Im Frühjahr vergangenen Jahres präsentierte sich das „Bamhaus“ zum ersten Mal dem Publikum. Das Ziel der Plattform ist die Erschließung positiver Zukunftsperspektiven der Kreativ- und Kulturwirtschaft durch Stärkung ihrer Wettbewerbsfähigkeit und bessere Ausschöpfung sowie Entwicklung ihres Arbeitsplatzpotenzials. Mit innovativen und nachhaltigen Dienstleistungen sowie Ansätzen zu alternativen Lösungsversuchen aktueller Probleme will das „Bamhaus“ einen Akzent setzen.
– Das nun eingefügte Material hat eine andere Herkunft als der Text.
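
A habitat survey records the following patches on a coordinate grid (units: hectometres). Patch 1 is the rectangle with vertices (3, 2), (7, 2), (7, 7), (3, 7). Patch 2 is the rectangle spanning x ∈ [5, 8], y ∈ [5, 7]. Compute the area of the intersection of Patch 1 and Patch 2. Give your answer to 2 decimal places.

4.00

|Patch 1∩Patch 2|: x∈[5,7], y∈[5,7] → 2·2 = 4.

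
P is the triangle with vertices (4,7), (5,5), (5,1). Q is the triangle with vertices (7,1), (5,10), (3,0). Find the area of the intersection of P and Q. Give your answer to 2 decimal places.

The intersection is the polygon with vertices (5,5), (5,1), (4.182,5.909), (4.286,6.429).
By the shoelace formula its area is 1.90.

1.90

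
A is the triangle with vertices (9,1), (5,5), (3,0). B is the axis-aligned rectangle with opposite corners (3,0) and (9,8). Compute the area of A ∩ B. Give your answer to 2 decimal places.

The intersection is the polygon with vertices (5,5), (9,1), (3,0).
By the shoelace formula its area is 14.00.

14.00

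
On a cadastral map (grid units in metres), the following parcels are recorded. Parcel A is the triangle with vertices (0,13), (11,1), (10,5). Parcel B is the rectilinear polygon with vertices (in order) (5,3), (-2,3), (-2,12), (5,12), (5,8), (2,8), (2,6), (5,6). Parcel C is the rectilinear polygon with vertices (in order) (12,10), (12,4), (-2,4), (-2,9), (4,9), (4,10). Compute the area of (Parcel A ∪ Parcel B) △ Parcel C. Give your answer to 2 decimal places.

|Parcel A ∪ Parcel B| = 69.625.
|(Parcel A ∪ Parcel B) ∩ Parcel C| = 39.4583.
|(Parcel A ∪ Parcel B) △ Parcel C| = 69.625 + 78 − 78.9167 = 68.71.

68.71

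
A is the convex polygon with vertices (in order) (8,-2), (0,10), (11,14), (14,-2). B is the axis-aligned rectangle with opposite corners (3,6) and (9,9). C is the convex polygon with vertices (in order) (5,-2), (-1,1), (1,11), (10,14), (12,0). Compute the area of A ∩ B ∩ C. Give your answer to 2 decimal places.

18.00

The intersection is the polygon with vertices (3,9), (9,9), (9,6), (3,6).
By the shoelace formula its area is 18.00.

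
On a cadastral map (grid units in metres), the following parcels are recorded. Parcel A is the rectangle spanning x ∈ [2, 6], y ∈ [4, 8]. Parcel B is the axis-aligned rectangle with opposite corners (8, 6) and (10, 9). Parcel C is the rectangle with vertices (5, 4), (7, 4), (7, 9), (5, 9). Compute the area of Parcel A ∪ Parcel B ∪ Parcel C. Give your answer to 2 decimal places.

28.00

By inclusion–exclusion:
Individual areas: |Parcel A| = 16, |Parcel B| = 6, |Parcel C| = 10.
|Parcel A∩Parcel B| = 0 (no overlap).
|Parcel A∩Parcel C|: x∈[5,6], y∈[4,8] → 1·4 = 4.
|Parcel B∩Parcel C| = 0 (no overlap).
|Parcel A∩Parcel B∩Parcel C| = 0.
|Parcel A ∪ Parcel B ∪ Parcel C| = 32 − 4 + 0 = 28.00.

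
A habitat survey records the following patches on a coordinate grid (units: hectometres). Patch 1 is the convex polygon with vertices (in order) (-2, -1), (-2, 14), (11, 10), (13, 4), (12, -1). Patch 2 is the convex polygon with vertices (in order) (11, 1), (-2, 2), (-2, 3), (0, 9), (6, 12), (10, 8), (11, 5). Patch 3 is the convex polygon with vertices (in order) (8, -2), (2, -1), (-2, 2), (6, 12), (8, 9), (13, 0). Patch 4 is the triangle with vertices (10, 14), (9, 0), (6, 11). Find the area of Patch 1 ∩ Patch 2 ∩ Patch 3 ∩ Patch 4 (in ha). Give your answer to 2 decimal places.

The intersection is the polygon with vertices (8,9), (9.456,6.38), (9.082,1.147), (8.679,1.179), (6,11), (6.444,11.333).
By the shoelace formula its area is 13.79.

13.79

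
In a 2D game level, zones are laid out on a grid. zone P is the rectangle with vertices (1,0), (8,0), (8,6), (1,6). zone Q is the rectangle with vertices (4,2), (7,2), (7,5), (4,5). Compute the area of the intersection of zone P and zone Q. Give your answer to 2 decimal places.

9.00

|zone P∩zone Q|: x∈[4,7], y∈[2,5] → 3·3 = 9.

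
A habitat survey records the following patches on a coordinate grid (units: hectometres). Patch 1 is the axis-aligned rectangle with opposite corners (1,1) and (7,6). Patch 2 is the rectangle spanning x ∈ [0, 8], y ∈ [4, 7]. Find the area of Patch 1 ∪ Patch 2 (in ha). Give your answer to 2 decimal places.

By inclusion–exclusion:
Individual areas: |Patch 1| = 30, |Patch 2| = 24.
|Patch 1∩Patch 2|: x∈[1,7], y∈[4,6] → 6·2 = 12.
|Patch 1 ∪ Patch 2| = 54 − 12 = 42.00.

42.00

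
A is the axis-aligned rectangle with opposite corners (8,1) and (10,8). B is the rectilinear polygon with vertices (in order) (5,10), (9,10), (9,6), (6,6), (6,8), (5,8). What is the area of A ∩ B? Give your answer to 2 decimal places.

2.00

The intersection is the polygon with vertices (8,8), (9,8), (9,6), (8,6).
By the shoelace formula its area is 2.00.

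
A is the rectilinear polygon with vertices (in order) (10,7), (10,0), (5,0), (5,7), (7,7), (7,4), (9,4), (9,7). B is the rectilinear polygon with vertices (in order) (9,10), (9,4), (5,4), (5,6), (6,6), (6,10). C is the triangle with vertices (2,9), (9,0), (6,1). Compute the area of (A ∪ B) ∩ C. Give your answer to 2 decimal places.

6.79

The region (A ∪ B) ∩ C is the polygon with vertices (5,4), (5,5.143), (9,0), (6,1), (5,3).
By the shoelace formula its area is 6.79.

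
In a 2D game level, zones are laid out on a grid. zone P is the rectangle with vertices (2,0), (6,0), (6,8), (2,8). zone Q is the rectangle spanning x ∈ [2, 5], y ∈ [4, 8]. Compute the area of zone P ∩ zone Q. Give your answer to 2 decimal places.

12.00

|zone P∩zone Q|: x∈[2,5], y∈[4,8] → 3·4 = 12.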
„Eine gezielte Bündelung von Know-how und eine schöpferische Dynamik sind wesentliche Faktoren für das gegenwärtige und zukünftige wirtschaftliche Wachstum sowie für die internationale Wettbewerbsfähigkeit von regionalen Wirtschaftsstandorten. Städte und damit auch Luxemburg, müssen sich neu erfinden. Sie sollen nicht mehr, wie in den neunziger Jahren versuchen, große internationale Unternehmen anzuziehen, sondern Menschen, und zwar die richtigen, die, die etwas erfinden, etwas voranbringen und der Stadt ein Image geben. Für die Entwicklung einer Wirtschaft sind Menschen mit technologischer und ökonomischer Kreativität von großer Bedeutung“, erklärt Ben Barnich, Gründer und Toningenieur im „Bamhaus“.

Innovative Konzepte visualisieren

Der Geist der Kreativität kennt im „Bamhaus“ keine einheitliche Existenzweise. „Die Bereiche in denen hier gearbeitet wird, sind vielfältig und erschließen sich doch als ein Ganzes. Wir sind eine bunte Truppe, die sich dadurch auszeichnet, dass sie Ideen produziert, jeder für sich und doch alle gemeinsam. Freischaffende haben in unserer Struktur die Möglichkeit, sich auszutauschen und dadurch ihre Möglichkeiten und Ideen zu erweitern. Künstler aus den Bereichen Musik, Film, Grafik-Design, Mode, Lichttechnik, Kunst und Kommunikation arbeiten hier unter einem Dach. Sowohl nationalen als auch internationalen Künstlern bieten wir eine Plattform an, welche die Herstellung ihres audiovisuellen Produktes von A bis Z garantiert“, schildert Christian Muno, Mitgründer und Manager des „Bamhaus“.

Die Räume sind multimedial hochgerüstet und geeignet für Zusammenkünfte aller Art. Das Gebäude umfasst ein Kino, ein Tonstudio, ein Nähatelier, ein kleines Café und zusätzliche Büroräume.

Der Baum als Metapher

Der Standort des „Bamhaus“, genau wie der Name, sind nicht zufällig gewählt. „Der Baum steht als Metapher für unser Schaffen. Er lebt vom Nährboden, auf dem er steht und mit dem er verwurzelt ist. Seine Wurzeln bündeln sich im Stamm und tragen in der Krone ihre Früchte. Ähnlich ist es bei uns: Wir kreieren einen Nährboden von Know-how und kompetenten Leuten, die sich in unserer Struktur zusammenschließen und woraus ein innovativer Arbeitsfluss entsteht“, unterstreicht Ben Barnich.

An Zukunftsplänen fehlt es der „Bamhaus“-Truppe nicht. Es gilt, tagtäglich an neuen Projekten zu feilen und Konzepte für die Zukunft auszuarbeiten.